Freeborders China, one of the largest foreign-owned IT outsourcing centers in South China, has 225 employees in their development laboratory in Shenzhen working for more than 400 companies. While this number pales in comparison with some Indian firms with thousands of employees, Cestar sees potential for growth.

 

“There’s about US$10 billion a year spent by U.S. companies in software applications development from the United States to India,” he said. “For reasons of risk mitigation and diversification our customers are saying we’re going to move 5 percent or 10 percent of that into China in the next 15 months. They’re saying: we can’t afford to be all India.”

 

But cost advantage did not matter if the outsourcing company could not deliver a quality product, Cestar said. That is why he likes to bring his clients to the company’s lab in Shenzhen, which he said looked as if it could be located in San Jose, California.

 

 “The whole game comes down to process maturity,” he said. “You’re not outsourcing to a country, you’re outsourcing to a company. We happen to have a software company in China, but it’s a world-class operation.”

 

One concern companies have about outsourcing to China is piracy. To combat such problems, Freeborders enforced strict security rules and insists on a unified system of documentation and process, Cestar said.

 

 Another concern is lack of management skills among Chinese employees. Freeborders often hired Chinese managers who had been trained in the United States or at U.S. companies such as Microsoft, Cestar said. They also employ people he calls “process police,” who go across projects to ensure high standards.

 

Freeborders China started three years ago on specialty projects for U.S. retailers such as Target and DuPont. Retailers were natural customers as they were used to working in China and trusted the market.

 

Since then, Freeborders has picked up business from technology companies wanting to diversify.

 

But the motherlode of business, Cestar believes, is targeting the “low-hanging fruit” in IT applications at Wall Street firms. The difficulty is getting them to trust the Chinese market.

 

“If you go into a Wall Street firm and say we’ll do anything you want...they’ll say it’s not credible and won’t trust you,” he said. “They need specialty expertise.”

 

One area in which Freeborders specializes is automated testing. The company can take millions of lines of code, change 15 lines of it, and test it for success.
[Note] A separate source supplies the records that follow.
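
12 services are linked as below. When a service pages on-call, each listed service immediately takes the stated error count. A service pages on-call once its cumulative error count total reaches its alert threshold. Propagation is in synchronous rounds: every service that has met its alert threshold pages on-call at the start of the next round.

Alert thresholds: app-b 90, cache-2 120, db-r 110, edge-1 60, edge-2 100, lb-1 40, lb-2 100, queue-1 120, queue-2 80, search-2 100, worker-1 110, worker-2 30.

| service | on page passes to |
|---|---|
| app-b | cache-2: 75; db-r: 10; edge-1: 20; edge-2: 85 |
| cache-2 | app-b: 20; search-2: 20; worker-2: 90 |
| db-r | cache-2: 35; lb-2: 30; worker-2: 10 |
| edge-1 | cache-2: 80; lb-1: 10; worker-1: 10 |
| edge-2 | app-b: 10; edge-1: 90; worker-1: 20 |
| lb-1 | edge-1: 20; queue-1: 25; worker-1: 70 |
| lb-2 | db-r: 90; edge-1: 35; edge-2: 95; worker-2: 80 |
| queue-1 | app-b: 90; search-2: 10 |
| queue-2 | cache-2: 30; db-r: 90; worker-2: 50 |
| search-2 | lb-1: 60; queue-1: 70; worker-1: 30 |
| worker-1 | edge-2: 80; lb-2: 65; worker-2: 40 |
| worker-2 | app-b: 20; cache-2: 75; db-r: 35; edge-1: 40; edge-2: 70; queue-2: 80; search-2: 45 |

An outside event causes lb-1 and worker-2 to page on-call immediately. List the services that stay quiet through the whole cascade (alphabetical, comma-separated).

app-b, edge-2, lb-2, queue-1, search-2, worker-1

Round 1 — lb-1, worker-2 page on-call (initial).
  app-b: +20 → 20 < 90
  cache-2: +75 → 75 < 120
  db-r: +35 → 35 < 110
  edge-1: +20+40 → 60 ≥ 60
  edge-2: +70 → 70 < 100
  queue-1: +25 → 25 < 120
  queue-2: +80 → 80 ≥ 80
  search-2: +45 → 45 < 100
  worker-1: +70 → 70 < 110
Round 2 — edge-1, queue-2 page on-call.
  cache-2: +80+30 → 185 ≥ 120
  db-r: +90 → 125 ≥ 110
  worker-1: +10 → 80 < 110
Round 3 — cache-2, db-r page on-call.
  app-b: +20 → 40 < 90
  lb-2: +30 → 30 < 100
  search-2: +20 → 65 < 100
No further pages.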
Financial service companies could outsource such projects to China at low risk and for less cost than in the United States, Cestar said.

 

Another area is consolidating data from disparate systems within a company. Freeborders can integrate information into a single Web portal so employees can view data from various systems on a single screen.

 

Despite the advantages of outsourcing IT and software management to China, Cestar admits the market has to endure some growing pains before reaching full potential.

 

“The key to success in this business is not saying we’ll do everything,” he said. “You’ve got to say no to a lot of work to keep credibility.”